Sunday, May 20, 2007

i speak Japanese

I know it doesn't sound like a real big deal, but I made my first phone call entirely in Japanese this morning. I made an appointment at the vet's without chickening out and asking to speak to the bilingual vet herself, like I did last time. In Japanese, I told the receptionist that I wanted a "yakusoku" (appointment) and was able to successfully answer all her questions. It felt good.

I'm sure I could have done simple things like order pizza or schedule a haircut before now but we're not big pizza fans and I've made appointments online for two different hair salons (both of which communicate in English). I do get by now in stores without as much hand gesturing as before, but the phone has always caused me to freeze up/get tongue tied so it's an important step.
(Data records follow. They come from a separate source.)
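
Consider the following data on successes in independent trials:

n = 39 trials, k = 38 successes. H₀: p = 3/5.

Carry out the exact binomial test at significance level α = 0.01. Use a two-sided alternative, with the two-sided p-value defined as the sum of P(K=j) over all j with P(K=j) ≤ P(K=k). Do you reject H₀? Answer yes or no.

reject H₀: yes

Exact binomial: n=39, k=38, p₀=3/5=0.6000
P(X=j) = C(n,j)·p₀^j·(1−p₀)^(n−j); p = Σ P(X=j) over j with P(X=j) ≤ P(X=38)
p-value (two-sided) = 0.00000
At α=0.01: p < α → reject H₀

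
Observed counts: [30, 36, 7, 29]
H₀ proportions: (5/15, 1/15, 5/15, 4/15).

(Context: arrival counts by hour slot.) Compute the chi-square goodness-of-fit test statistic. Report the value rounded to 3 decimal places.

n = 102; E_i = n·p_i = [34.00, 6.80, 34.00, 27.20]
χ² = (30−34.00)²/34.00 + (36−6.80)²/6.80 + (7−34.00)²/34.00 + (29−27.20)²/27.20 = 147.4191
df = 3

test statistic = 147.419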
So finally, nearing the end of my first text book, I feel I can say that I know basic Japanese. And the more I learn, the more I understand bits of train station announcements and TV ads, and the more I'm encouraged not to give up.
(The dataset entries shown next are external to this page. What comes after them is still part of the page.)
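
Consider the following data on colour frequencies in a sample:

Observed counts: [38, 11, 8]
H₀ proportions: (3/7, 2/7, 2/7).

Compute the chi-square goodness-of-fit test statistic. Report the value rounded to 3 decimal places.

n = 57; E_i = n·p_i = [24.43, 16.29, 16.29]
χ² = (38−24.43)²/24.43 + (11−16.29)²/16.29 + (8−16.29)²/16.29 = 13.4708
df = 2

test statistic = 13.471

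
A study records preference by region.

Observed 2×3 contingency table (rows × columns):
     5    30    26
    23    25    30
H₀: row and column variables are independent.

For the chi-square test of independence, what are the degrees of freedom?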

PS: No Grace isn't sick, she's as genki as ever (though I think she still has tapeworm); she just needs her rabies shot and heart worm goodies.
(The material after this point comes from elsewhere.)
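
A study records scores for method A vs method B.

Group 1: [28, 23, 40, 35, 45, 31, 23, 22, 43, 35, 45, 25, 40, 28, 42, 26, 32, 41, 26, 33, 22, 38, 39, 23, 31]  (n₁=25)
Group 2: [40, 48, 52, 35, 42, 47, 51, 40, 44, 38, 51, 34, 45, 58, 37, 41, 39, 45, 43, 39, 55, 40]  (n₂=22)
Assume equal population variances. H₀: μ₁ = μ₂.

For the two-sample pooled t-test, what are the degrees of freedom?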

Wow I'm thoroughly impressed! Japanese isn't an easy language to tackle (as if I'd know ...) so you're a superstar in my book!
Don't be discouraged, there will be other dream jobs! Keep up the good work in everything you do, and it will eventually come your way! I hope you are feeling better re: allergies & blues. Nothing lasts forever...
Love & miss you,
Good on you gurl! Learning a language is one thing, speaking it to people you know is another, but speaking to strangers is the hardest! And they understood you... and everything... lol

Actually the word for appointment is yoyaku. Yakusoku usually means a promise. Don't worry though. The main point is that you were able to get what you wanted. I recall making the same mistake myself years ago when I was making a bus reservation.
yay kyaroru!
Thanks all.

Justin: Don't know you or mean to be a smarty-pants but you might want to double-check that with your sensei since mine clearly told me that yoyaku is for making a "reservation" (eg., at a restaurant or hair salon) whereas yakusoku does means promise as well as appointment (as in commitment/promise to meet someone).
If your sensei is a native speaker then I'm sure their correct. I know that yakusoku can be used when referring to a commitment or promise to meet someone. I guess I just thought that telling the receptionist you "wanted a yakusoku" seemed a little odd in my experience and reminded me of my own incorrect usage of yakusoku vs. yoyaku at the bus station years ago. Good thing I'm not your teacher.
And I even see I keep making mistakes in English (their instead of they're in the first line). It's the worst part of living overseas for so many years. My English keeps getting worse and my Japanese is certainly not perfect. Oh well.
i'm so proud of you - omedettou! *^-^*
Hi kyaroru,

have a look at this article:

Hi Carol, wow you go girl! In no time at all you'll be speaking Japanese fluently...
A post script for Justin, in case he's interested (or am I the only language geek? Jacelyn, what about you? heehee):

I had another discussion with my sensei about the correct translation of appointment. And though yakusoku is accurate (where yoyaku is for booking/reservations), apparently appointo/apo have become more colloquially popular.